Five different races in streaming TV: OTT/streaming video is not just one thing. There are content companies (Disney, Netflix) focused on subscriptions; there are virtual MVPDs that want to create new bundles (YouTube, Hulu); there are hardware makers that want to be both distributors and programmers (Apple, Roku); and then there’s Amazon that wants to do it all. Here is a great breakdown and chart that organizes major players by company type and business strategy.
Former Snap exec joins Quibi to lead product: The Quibi hiring spree continues with Tom Conrad, a former vp of product at Snap, becoming the short-form video app’s chief product officer.

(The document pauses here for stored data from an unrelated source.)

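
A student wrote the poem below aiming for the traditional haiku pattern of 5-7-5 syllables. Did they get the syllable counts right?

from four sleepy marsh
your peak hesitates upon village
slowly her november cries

No

Line 1: from (1), four (1), sleepy (2), marsh (1) → 5 ✓
Line 2: your (1), peak (1), hesitates (3), upon (2), village (2) → 9 (expected 7)
Line 3: slowly (2), her (1), november (3), cries (1) → 7 (expected 5)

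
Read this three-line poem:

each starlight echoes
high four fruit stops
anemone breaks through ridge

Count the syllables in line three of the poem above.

7

Line three: anemone (4), breaks (1), through (1), ridge (1) → 7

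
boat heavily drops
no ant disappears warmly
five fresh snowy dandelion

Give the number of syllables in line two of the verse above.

7

Line two: no(1) + ant(1) + disappears(3) + warmly(2) = 7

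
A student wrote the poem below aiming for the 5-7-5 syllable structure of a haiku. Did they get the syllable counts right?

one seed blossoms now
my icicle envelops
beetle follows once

Yes

Line 1: "one seed blossoms now": 1+1+2+1 = 5 ✓
Line 2: "my icicle envelops": 1+3+3 = 7 ✓
Line 3: "beetle follows once": 2+2+1 = 5 ✓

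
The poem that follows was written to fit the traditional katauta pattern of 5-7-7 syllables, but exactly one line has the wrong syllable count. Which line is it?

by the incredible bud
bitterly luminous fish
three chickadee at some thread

Line 1: by(1) + the(1) + incredible(4) + bud(1) = 7 (expected 5)
Line 2: bitterly(3) + luminous(3) + fish(1) = 7 ✓
Line 3: three(1) + chickadee(3) + at(1) + some(1) + thread(1) = 7 ✓

Line 1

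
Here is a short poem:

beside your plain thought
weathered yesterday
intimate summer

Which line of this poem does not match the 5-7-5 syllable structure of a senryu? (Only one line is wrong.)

Line 1: beside (2), your (1), plain (1), thought (1) → 5 ✓
Line 2: weathered (2), yesterday (3) → 5 (expected 7)
Line 3: intimate (3), summer (2) → 5 ✓

The second line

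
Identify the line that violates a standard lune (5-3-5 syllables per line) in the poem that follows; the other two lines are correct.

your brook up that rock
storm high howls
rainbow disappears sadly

Line 1: your(1) + brook(1) + up(1) + that(1) + rock(1) = 5 ✓
Line 2: storm(1) + high(1) + howls(1) = 3 ✓
Line 3: rainbow(2) + disappears(3) + sadly(2) = 7 (expected 5)

The third line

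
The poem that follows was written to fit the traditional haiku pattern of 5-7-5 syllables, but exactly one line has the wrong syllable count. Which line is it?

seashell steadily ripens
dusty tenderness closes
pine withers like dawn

Line 1: seashell(2) + steadily(3) + ripens(2) = 7 (expected 5)
Line 2: dusty(2) + tenderness(3) + closes(2) = 7 ✓
Line 3: pine(1) + withers(2) + like(1) + dawn(1) = 5 ✓

The first line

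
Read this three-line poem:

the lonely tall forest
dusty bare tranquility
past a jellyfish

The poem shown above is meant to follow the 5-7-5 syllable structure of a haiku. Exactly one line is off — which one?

The first line

Line 1: the(1) + lonely(2) + tall(1) + forest(2) = 6 (expected 5)
Line 2: dusty(2) + bare(1) + tranquility(4) = 7 ✓
Line 3: past(1) + a(1) + jellyfish(3) = 5 ✓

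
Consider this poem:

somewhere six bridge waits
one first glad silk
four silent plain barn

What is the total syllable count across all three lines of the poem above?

Line 1: somewhere (2), six (1), bridge (1), waits (1) → 5
Line 2: one (1), first (1), glad (1), silk (1) → 4
Line 3: four (1), silent (2), plain (1), barn (1) → 5
Total: 5 + 4 + 5 = 14

14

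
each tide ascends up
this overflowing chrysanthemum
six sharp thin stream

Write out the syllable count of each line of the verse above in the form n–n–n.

5–9–4

Line 1: each(1) + tide(1) + ascends(2) + up(1) = 5
Line 2: this(1) + overflowing(4) + chrysanthemum(4) = 9
Line 3: six(1) + sharp(1) + thin(1) + stream(1) = 4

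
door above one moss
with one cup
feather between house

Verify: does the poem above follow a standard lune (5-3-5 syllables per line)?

Line 1: door (1), above (2), one (1), moss (1) → 5 ✓
Line 2: with (1), one (1), cup (1) → 3 ✓
Line 3: feather (2), between (2), house (1) → 5 ✓

Yes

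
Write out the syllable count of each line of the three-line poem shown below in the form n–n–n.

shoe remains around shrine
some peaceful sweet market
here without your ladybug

6–6–7

Line 1: shoe (1), remains (2), around (2), shrine (1) → 6
Line 2: some (1), peaceful (2), sweet (1), market (2) → 6
Line 3: here (1), without (2), your (1), ladybug (3) → 7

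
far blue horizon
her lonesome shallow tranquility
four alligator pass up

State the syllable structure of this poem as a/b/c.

Line 1: "far blue horizon": 1+1+3 = 5
Line 2: "her lonesome shallow tranquility": 1+2+2+4 = 9
Line 3: "four alligator pass up": 1+4+1+1 = 7

5/9/7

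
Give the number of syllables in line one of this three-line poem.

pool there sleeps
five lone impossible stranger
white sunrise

3

Line one: pool(1) + there(1) + sleeps(1) = 3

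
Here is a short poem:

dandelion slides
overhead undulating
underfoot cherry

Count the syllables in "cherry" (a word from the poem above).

"cherry" has 2 syllables.

2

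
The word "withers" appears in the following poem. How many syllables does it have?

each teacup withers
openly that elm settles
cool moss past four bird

"withers" has 2 syllables.

2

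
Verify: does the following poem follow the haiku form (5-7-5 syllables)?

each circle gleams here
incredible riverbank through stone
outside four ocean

No

Line 1: each (1), circle (2), gleams (1), here (1) → 5 ✓
Line 2: incredible (4), riverbank (3), through (1), stone (1) → 9 (expected 7)
Line 3: outside (2), four (1), ocean (2) → 5 ✓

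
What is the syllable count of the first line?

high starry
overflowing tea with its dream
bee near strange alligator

The first line: high(1) + starry(2) = 3

3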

International broadcasters also look to take on Netflix: Disney and WarnerMedia might get a ton of attention here, but local players from Germany to Singapore are looking to carve a share out of the growing OTT market. RTL Group in Berlin plans to invest $400 million on VOD services across the European continent. Other programmers including ITV in the U.K., Vivendi in France and Hooq in Singapore also hope to capture subscribers. Not every service will directly compete with Netflix, but this great breakdown shows how far “The Netflix Effect” goes as programmers of all sizes try to capture some attention — and subscription dollars — from their users before it’s too late.